Approximately one in five children
(aged <18) live in families with a parent
who has a mental health illness.
Programme delivered by professionals
We identified, and then helped to implement, a US-developed programme called Family Talk (FT), which has been used in a number of countries across the world with positive results for both children and parents. This is a whole-family, seven-session, strengths-based (free) programme that can be delivered weekly by mental health clinicians (eg. social workers, family therapists, primary care psychologists) to help improve family understanding and communication around PMI and to enhance family resilience and social support.
Results on programme effectiveness
We investigated the effectiveness of FT by recruiting families to take part in the programme and assessing how they fared over time. Our results were based on 83 families (83 parents and 83 children aged 7–18) across 10 sites. Those who took part in the FT programme, compared to those who received usual services, reported:
- Fewer child behavioural problems
- Improved family relationships/functioning
- Better mental health literacy (ie. knowledge/understanding) in parents
- Improved parental and child mental health when more partner and economic support was available.
Approximately two-thirds of families who took part in separate interviews also reported:
- Reduced stigma
- The importance of giving children and partners a voice to express their concerns (often for the first time)

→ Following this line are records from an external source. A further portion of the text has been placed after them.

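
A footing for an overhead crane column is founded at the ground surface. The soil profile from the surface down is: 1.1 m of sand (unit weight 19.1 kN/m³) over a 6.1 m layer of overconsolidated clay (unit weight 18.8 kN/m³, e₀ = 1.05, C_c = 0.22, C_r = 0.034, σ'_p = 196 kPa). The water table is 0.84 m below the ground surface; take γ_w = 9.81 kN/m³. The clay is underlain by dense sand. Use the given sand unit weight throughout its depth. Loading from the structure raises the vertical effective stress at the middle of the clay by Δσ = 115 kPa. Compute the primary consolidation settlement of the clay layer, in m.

Mid-depth of clay below the ground surface: z = 1.1 + 6.1/2 = 4.15 m.
Total vertical stress at mid-clay: σ_v = 19.1×1.1 + 18.8×3.05 = 78.35 kPa.
Pore pressure: u = 9.81×(4.15 − 0.84) = 32.471 kPa.
Initial effective stress: σ'_0 = σ_v − u = 78.35 − 32.471 = 45.879 kPa.
Final effective stress: σ'_f = 45.879 + 115 = 160.88 kPa.
σ'_f = 160.88 ≤ σ'_p = 196 kPa, so the clay remains overconsolidated and only the recompression index applies:
S_c = C_r·H/(1+e₀)·log₁₀(σ'_f/σ'_0) = 0.034×6.1/2.05×log₁₀(160.88/45.879)
    = 0.10117 × 0.54489 = 0.05513 m

S_c ≈ 0.0551 m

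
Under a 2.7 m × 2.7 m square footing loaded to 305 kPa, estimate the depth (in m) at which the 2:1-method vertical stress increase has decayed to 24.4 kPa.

z ≈ 6.85 m

2:1 spreading — at depth z the loaded area has grown by z in each plan dimension:
qB²/(B+z)² = Δσ_z ⇒ z = B(√(q/Δσ_z) − 1) = 2.7×(√(305/24.4) − 1) = 6.846 m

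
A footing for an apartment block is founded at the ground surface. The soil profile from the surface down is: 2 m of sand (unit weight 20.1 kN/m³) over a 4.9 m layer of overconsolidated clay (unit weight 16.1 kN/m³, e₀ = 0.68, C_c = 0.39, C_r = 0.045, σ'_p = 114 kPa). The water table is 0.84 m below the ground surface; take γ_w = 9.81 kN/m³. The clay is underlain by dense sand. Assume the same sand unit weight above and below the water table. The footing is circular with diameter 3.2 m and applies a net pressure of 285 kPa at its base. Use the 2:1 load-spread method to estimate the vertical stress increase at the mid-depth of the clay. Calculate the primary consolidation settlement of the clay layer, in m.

S_c ≈ 0.043 m

Mid-depth of clay below the ground surface: z = 2 + 4.9/2 = 4.45 m.
Total vertical stress at mid-clay: σ_v = 20.1×2 + 16.1×2.45 = 79.645 kPa.
Pore pressure: u = 9.81×(4.45 − 0.84) = 35.414 kPa.
Initial effective stress: σ'_0 = σ_v − u = 79.645 − 35.414 = 44.231 kPa.
Stress increase at mid-clay by the 2:1 spreading method:
Δσ ≈ qD²/(D+z)² = 285×3.2²/(3.2+4.45)² = 49.868 kPa
Final effective stress: σ'_f = 44.231 + 49.868 = 94.099 kPa.
σ'_f = 94.099 ≤ σ'_p = 114 kPa, so the clay remains overconsolidated and only the recompression index applies:
S_c = C_r·H/(1+e₀)·log₁₀(σ'_f/σ'_0) = 0.045×4.9/1.68×log₁₀(94.099/44.231)
    = 0.13125 × 0.32786 = 0.04303 m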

- Increased confidence and wellbeing in the unwell parent.
Bringing the programme to more families in Ireland
The programme also offers good value for money, costing only €307 per family when only recurring (versus setup) costs are considered. Overall, our results indicate that the Family Talk programme can be used successfully in an Irish context to support (young) families experiencing PMI.
However, more work is needed to address barriers to the delivery and sustainability of such programmes. Most importantly, a ‘think family’ Government policy plus appropriate practice standards/guidelines and resources are needed to ensure that mental health services in Ireland can implement sustainable family-focused practice and support.